Fireblocks has also started to see companies outside of what would be identified as fintech or finance showing interest in its platform, such as e-commerce websites looking to build NFTs on the back of their merchandise.

The Fireblocks platform, Shaulov said, helps spread the expansion of digital asset use cases beyond bitcoin in payments, games, NFT, digital securities, and “ultimately enables any business to become an asset business. digital “.

What that means is that Fireblocks technology can be blank-labeled for crypto custody offerings, “so that new and established financial institutions can implement direct custody on their own without having to rely on third parties,” says the company.

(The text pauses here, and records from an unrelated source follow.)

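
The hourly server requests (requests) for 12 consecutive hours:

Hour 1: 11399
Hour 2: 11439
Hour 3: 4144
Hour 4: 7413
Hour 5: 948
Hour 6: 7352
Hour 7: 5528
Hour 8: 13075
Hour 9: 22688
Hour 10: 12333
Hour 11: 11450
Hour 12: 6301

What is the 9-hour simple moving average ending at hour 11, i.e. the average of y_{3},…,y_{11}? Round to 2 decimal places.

Sum of periods 3–11: 4144 + 7413 + 948 + 7352 + 5528 + 13075 + 22688 + 12333 + 11450 = 84931
Divide by 9: 84931 / 9 = 9436.78

9436.78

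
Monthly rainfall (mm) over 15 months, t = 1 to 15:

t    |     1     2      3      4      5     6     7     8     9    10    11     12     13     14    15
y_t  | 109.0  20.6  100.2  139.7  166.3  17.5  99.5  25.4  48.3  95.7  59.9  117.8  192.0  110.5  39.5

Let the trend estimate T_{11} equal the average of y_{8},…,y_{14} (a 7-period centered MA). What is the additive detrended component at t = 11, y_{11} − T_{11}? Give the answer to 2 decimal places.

-32.90

Trend T_11 = (25.4 + 48.3 + 95.7 + 59.9 + 117.8 + 192.0 + 110.5) / 7 = 649.6/7 = 92.8000
Detrended value: 59.9 − 92.8000 = -32.90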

Shaulov emphasizes Fireblocks’ commitment to remain an independent company after a wave of consolidation in the space. Earlier this year, PayPal announced its plans acquire Curv, a cryptocurrency startup based in Tel Aviv, Israel. Then in early May, bitcoin-focused Galaxy Digital Holdings Ltd. said it agreed to buy BitGo Inc. for $ 1.2 billion in cash and shares in the first $ 1 billion deal in the cryptocurrency industry.

“Consolidation can be painful for clients,” he told TechCrunch. “It is important to us that we remain independent and that is part of the purpose of this round.

The company will also use the funds to increase its engineering operations and customer success, and expand geographically, particularly in the Asia-Pacific region.

“Fireblocks provides the most secure and flexible platform for a wide range of customer needs,” said Sequoia’s Gupta. “It uses world-class multi-party computing technology to protect digital assets in storage and in transit, and has the most flexible platform with controls so product teams can build and manage Fireblocks effectively.”